Tuesday, September 6, 2011

Pitch it right

Do remember your first novel will most likely be your breakthrough work. So, how do you wow an editor?

Writing is only one part of the game, albeit the most important one. After finishing your novel, you want to see it in print and, hopefully, make a few bucks from it. In the West that would mean a literary agent. In India, though, those are few and far between. Everything is vested in the fiction editor. This month let's look at the world from the point of view of an editor.
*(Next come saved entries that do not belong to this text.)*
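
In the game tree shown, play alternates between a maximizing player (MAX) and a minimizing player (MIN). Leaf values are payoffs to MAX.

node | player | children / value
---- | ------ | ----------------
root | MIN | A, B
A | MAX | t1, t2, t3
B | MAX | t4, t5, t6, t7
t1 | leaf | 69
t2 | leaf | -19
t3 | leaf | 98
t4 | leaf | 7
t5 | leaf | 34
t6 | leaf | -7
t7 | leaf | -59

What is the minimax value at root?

34

A (MAX): max(69, -19, 98) = 98
B (MAX): max(7, 34, -7, -59) = 34
root (MIN): min(98, 34) = 34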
A former fiction editor at a noted international publishing firm recently told me she quit her job to start her own independent imprint because she was unable to publish the kinds of books she was passionate about. The reason — the brief from her bosses to acquire only certain sellers. When she joined the business in the 1990s, publishers still had a midlist which was made up of authors in which they were investing for the long run. In other words they were supporting talent in the hope that the author would deliver a big hit eventually. Hence authors like John Irving and Don DeLillo were able to survive a few flops before writing their breakthrough novels — The World According to Garp for Irving and Underworld for DeLillo. This penchant for certain sellers has now become the publishing norm, certainly for the big boys, as a result of which the midlist has shrunk considerably. So bear in mind that nowadays your first novel to be published will most likely be your breakthrough novel. And that actually might be the second or third novel you write. Very few writers get it right the first time round. Midnight's Children, for instance, was the fourth novel Salman Rushdie ever wrote. After that he was able to publish everything he had lying about in his drawers.

How do you wow an editor? Well, irrespective of the kind of novel you are writing, you have to write one hell of an opening. These are not the days of the Victorian novel a la Charles Dickens where the author could spend the first 70 pages establishing the world of the novel before making anything happen. We live in an age of short attention spans, and a fiction editor's attention span is very short indeed. So if you don't hook him or her in the first ten-to-15 pages then you are in trouble.